Tim "Shoe" Sullivan. (Contributed)

Shoe Column: The Camp

By Tim “Shoe” Sullivan

The year was probably about 1956.

My family lived at 440 Water St. in Stevens Point. The address was changed to 1555 Water St. many years ago.

Our next-door neighbors to the south were the Rossiers. Their big family—Ben, Rosemary, Charlie, Edmund, Mary, Suzie, and Carol—lived in a huge house several feet away.

Across the street from our house was Cigel’s Grocery. The water tower was a few buildings over.

Our house and the Rossier house were next to a big vacant lot on the corner of Water and Brawley. You could throw a football from Cigel’s and easily reach that vacant lot. On the other hand, several large trees might block the toss.

And if one really took a good look at that area, one would notice what was called “the camp.”

In a word, that camp was an odd duck. How to explain it?

The camp was right on the border of the Rossier and Sullivan properties.

The crazy part was that nobody knew who it actually belonged to. It was right between our houses.

I’m guessing the camp was about 12 yards long. Maybe 10. It was perhaps about 10 yards wide.

The camp was about the size of half of a garage. You could probably fit four or five cars in it.

The camp consisted of a few big elm trees on one end and a couple of trees along the sides. Inside the camp were some bushes, broken glass, stones, big rocks—you name it.

A kid couldn’t even hide in that camp.

If you were on the front sidewalk, you could see the camp and walk to it in five seconds.

Nobody ever “cleaned up” the camp, mainly because nobody was ever actually inside it. I never saw anyone in it.

As far as camps go, our camp was the Rodney Dangerfield of all camps. It totally didn’t get any respect.

It was just there.

Some people might hear “camp” and think about a place you put up a tent and sleep over. You know, when you sit around a campfire and roast marshmallows or chestnuts on an open fire.

Dream on.

Not in our camp.

Over the years, a million people have walked down our Water Street sidewalk.

Not once did anyone ever walk into the camp.

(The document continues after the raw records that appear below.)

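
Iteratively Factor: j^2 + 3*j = (j)*(j + 3)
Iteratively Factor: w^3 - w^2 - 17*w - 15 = (w + 1)*(w^2 - 2*w - 15) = (w + 1)*(w + 3)*(w - 5)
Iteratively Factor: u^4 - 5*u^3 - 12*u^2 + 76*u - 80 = (u - 2)*(u^3 - 3*u^2 - 18*u + 40) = (u - 5)*(u - 2)*(u^2 + 2*u - 8) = (u - 5)*(u - 2)*(u + 4)*(u - 2)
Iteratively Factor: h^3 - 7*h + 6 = (h + 3)*(h^2 - 3*h + 2) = (h - 2)*(h + 3)*(h - 1)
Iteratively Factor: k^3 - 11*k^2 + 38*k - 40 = (k - 4)*(k^2 - 7*k + 10) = (k - 5)*(k - 4)*(k - 2)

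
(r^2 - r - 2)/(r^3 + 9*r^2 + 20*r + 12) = (r - 2)/(r^2 + 8*r + 12)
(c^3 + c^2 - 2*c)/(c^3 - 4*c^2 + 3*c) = (c + 2)/(c - 3)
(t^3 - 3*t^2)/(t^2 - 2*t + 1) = t^2*(t - 3)/(t^2 - 2*t + 1)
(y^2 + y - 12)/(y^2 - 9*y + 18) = (y + 4)/(y - 6)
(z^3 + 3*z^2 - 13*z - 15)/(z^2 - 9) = (z^2 + 6*z + 5)/(z + 3)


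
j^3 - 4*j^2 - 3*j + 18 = (j - 3)^2*(j + 2)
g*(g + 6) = g^2 + 6*g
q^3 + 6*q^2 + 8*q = q*(q + 2)*(q + 4)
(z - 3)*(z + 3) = z^2 - 9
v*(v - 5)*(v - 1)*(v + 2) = v^4 - 4*v^3 - 7*v^2 + 10*v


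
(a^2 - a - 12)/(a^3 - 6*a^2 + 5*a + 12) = (a + 3)/(a^2 - 2*a - 3)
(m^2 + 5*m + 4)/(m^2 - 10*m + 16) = (m^2 + 5*m + 4)/(m^2 - 10*m + 16)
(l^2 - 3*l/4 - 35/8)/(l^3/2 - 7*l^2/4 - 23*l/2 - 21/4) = (-8*l^2 + 6*l + 35)/(2*(-2*l^3 + 7*l^2 + 46*l + 21))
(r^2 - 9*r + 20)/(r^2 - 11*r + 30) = (r - 4)/(r - 6)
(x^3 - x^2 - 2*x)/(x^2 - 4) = x*(x + 1)/(x + 2)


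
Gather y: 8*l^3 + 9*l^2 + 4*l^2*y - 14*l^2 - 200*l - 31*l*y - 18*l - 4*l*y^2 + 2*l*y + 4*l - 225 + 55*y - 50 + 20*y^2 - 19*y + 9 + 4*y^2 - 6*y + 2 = 8*l^3 - 5*l^2 - 214*l + y^2*(24 - 4*l) + y*(4*l^2 - 29*l + 30) - 264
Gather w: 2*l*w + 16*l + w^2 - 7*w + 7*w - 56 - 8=2*l*w + 16*l + w^2 - 64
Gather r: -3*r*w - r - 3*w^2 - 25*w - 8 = r*(-3*w - 1) - 3*w^2 - 25*w - 8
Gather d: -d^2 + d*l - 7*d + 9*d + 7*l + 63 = -d^2 + d*(l + 2) + 7*l + 63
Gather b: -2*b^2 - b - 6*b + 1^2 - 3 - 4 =-2*b^2 - 7*b - 6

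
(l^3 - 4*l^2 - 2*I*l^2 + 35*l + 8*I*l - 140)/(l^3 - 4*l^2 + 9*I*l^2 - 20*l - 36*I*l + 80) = (l - 7*I)/(l + 4*I)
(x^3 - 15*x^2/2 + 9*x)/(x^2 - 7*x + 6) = x*(2*x - 3)/(2*(x - 1))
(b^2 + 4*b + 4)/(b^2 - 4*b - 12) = (b + 2)/(b - 6)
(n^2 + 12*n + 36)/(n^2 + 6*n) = (n + 6)/n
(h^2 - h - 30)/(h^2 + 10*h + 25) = (h - 6)/(h + 5)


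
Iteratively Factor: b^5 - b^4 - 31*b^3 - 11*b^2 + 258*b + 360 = (b + 2)*(b^4 - 3*b^3 - 25*b^2 + 39*b + 180) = (b - 4)*(b + 2)*(b^3 + b^2 - 21*b - 45) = (b - 5)*(b - 4)*(b + 2)*(b^2 + 6*b + 9) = (b - 5)*(b - 4)*(b + 2)*(b + 3)*(b + 3)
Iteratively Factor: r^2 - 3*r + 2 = (r - 2)*(r - 1)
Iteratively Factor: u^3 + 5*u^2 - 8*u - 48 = (u + 4)*(u^2 + u - 12) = (u + 4)^2*(u - 3)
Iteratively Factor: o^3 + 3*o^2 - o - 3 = (o - 1)*(o^2 + 4*o + 3) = (o - 1)*(o + 3)*(o + 1)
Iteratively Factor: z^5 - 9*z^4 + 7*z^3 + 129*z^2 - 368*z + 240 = (z - 3)*(z^4 - 6*z^3 - 11*z^2 + 96*z - 80) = (z - 5)*(z - 3)*(z^3 - z^2 - 16*z + 16) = (z - 5)*(z - 3)*(z + 4)*(z^2 - 5*z + 4) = (z - 5)*(z - 3)*(z - 1)*(z + 4)*(z - 4)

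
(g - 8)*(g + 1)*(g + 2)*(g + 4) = g^4 - g^3 - 42*g^2 - 104*g - 64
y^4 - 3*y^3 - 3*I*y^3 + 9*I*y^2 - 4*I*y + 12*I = (y - 3)*(y - 2*I)^2*(y + I)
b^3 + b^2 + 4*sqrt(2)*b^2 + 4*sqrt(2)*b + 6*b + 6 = (b + 1)*(b + sqrt(2))*(b + 3*sqrt(2))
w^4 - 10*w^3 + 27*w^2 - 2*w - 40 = (w - 5)*(w - 4)*(w - 2)*(w + 1)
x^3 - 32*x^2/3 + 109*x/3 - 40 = (x - 5)*(x - 3)*(x - 8/3)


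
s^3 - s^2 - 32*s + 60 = (s - 5)*(s - 2)*(s + 6)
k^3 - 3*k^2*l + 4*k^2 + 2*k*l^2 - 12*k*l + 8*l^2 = (k + 4)*(k - 2*l)*(k - l)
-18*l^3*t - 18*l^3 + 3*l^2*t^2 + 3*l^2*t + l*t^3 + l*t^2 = (-3*l + t)*(6*l + t)*(l*t + l)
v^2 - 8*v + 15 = (v - 5)*(v - 3)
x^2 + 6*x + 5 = (x + 1)*(x + 5)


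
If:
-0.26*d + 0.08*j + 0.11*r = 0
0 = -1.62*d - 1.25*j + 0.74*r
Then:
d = 0.432688077430708*r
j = 0.031236251649802*r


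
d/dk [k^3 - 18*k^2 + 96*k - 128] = 3*k^2 - 36*k + 96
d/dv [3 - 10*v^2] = -20*v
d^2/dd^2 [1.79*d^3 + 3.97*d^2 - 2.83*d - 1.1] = 10.74*d + 7.94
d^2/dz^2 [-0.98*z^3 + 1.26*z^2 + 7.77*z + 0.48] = 2.52 - 5.88*z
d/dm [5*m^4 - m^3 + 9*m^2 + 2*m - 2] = 20*m^3 - 3*m^2 + 18*m + 2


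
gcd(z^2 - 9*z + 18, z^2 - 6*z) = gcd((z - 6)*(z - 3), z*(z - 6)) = z - 6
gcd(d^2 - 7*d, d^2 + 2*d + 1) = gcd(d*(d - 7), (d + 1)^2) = 1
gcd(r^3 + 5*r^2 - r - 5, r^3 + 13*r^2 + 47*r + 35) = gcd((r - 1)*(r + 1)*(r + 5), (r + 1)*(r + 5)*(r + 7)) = r^2 + 6*r + 5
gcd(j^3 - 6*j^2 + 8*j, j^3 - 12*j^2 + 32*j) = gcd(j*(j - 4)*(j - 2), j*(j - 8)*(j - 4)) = j^2 - 4*j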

There wasn’t any reason to do it.

Nobody ever played a game in it. Nobody ever climbed a tree. Nobody ever went in and sat on a rock.

Our camp was the most useless thing on earth.

And it was there for many years—until everything came down. The Rossier house and their beautiful yard. The vacant lot. And yes, also the camp.

So the apartment building and parking lot could go up.

I personally have one memory of the camp.

One summer day when I was maybe 8, I was bored and decided to go on a hunting trip. I grabbed my toy plastic bow and arrows with the suction-cup tips and went looking for something to shoot at.

I ended up in the camp, which was about five seconds from our back door.

And there they were.

My targets.

Two bees were resting on one of the big rocks.

I snuck up to them, bent down some, took careful aim, and let my arrow fly.

Splat!

A direct hit!

That bee was a goner.

But one tiny problem.

Where the heck was the other bee?

I quickly found out. It stung me on the hand. And it hurt like hell.

I ran inside the house and vowed never to shoot an arrow at a bee again.

I wrote a paper about that incident while taking a journalism class with Dan Houlihan at UWSP.

The title: “Two Bees or Not Two Bees… That Was the Question.”

And I never walked into that camp again.